Selhurst is a low set single storey residence with verandahs on three sides. The corrugated iron roof has a ventilated raised ridge capping with louvred screens at each end to assist internal cooling.

The house has a timber balustrade and a timber "skirt" down to the foundation. There are panelled doors at the front of Selhurst. The house has a central hall with rooms opening to either side and a small ballroom at the rear of the house which has been converted to a family room.

The house is constructed on a platform cut into the hillside. At the rear of the block, in the southeast corner, the land rises to a second level. The house is surrounded by gardens and includes a large rock wall and ivy hedge along the front of the yard. This wall is believed to be a remnant of an 1865 rock wall constructed by South Sea Island labourers as part of an enclosure which surrounded John Melton Black's property on Melton Hill.

Palm trees are scattered around the house giving it a tropical look. A white paling fence encloses the swimming pool and several ferns are intermingled with the palms and lawns in this area. Plans are in place to restore the rear garden. Selhurst is one of only three houses of a similar design remaining in Townsville. It is the only one of this specific design to have survived.

== Heritage listing ==
Selhurst was listed on the Queensland Heritage Register on 30 May 2003 having satisfied the following criteria.

The place is important in demonstrating the evolution or pattern of Queensland's history.

Selhurst, constructed in 1919 as the manager's residence for Queensland shipping firm Burns Philp, is an important component of early North Queensland commercial history and is indicative of the significant contribution made by the company to the economic development of Queensland.

The place is important because of its aesthetic significance.

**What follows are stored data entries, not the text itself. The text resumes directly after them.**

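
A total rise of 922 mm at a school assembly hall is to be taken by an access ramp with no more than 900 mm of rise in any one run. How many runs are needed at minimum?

2 runs

At most 900 each: 922/900 = 1.02, giving 2 ramp runs.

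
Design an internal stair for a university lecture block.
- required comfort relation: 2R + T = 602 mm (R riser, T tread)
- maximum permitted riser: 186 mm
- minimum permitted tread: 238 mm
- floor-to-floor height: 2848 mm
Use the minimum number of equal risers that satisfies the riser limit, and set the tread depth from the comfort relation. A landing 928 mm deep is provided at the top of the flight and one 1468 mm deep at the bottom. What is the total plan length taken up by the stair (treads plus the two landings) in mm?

6086 mm

2848 / 186 = 15.312 → round up to 16 risers.
Each riser is 2848/16 = 178 mm (≤ 186 mm).
T = 602 − 2·178 = 246 mm, which satisfies the 238 mm minimum.
Going = (16 − 1) × 246 = 3690 mm.
Enclosure = 3690 + 928 + 1468 = 6086 mm.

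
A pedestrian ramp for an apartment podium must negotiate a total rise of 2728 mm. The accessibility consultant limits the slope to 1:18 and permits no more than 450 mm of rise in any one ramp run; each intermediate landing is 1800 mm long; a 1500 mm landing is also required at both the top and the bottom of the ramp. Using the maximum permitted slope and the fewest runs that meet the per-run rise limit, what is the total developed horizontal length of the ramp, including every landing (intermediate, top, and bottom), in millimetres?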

As an early North Queensland vernacular style residence, Selhurst is one of a number of significant villa residences along Cleveland Terrace. Together with Warringa and St James Cathedral, Selhurst makes a significant aesthetic contribution, through form, scale and materials to the Melton Hill streetscape.

The place has a special association with the life or work of a particular person, group or organisation of importance in Queensland's history.

The house, which served as the managers' residence for the Burns Philp Company for fifty-seven years, is thought to be an example of the work of Townsville architect Walter Hunt.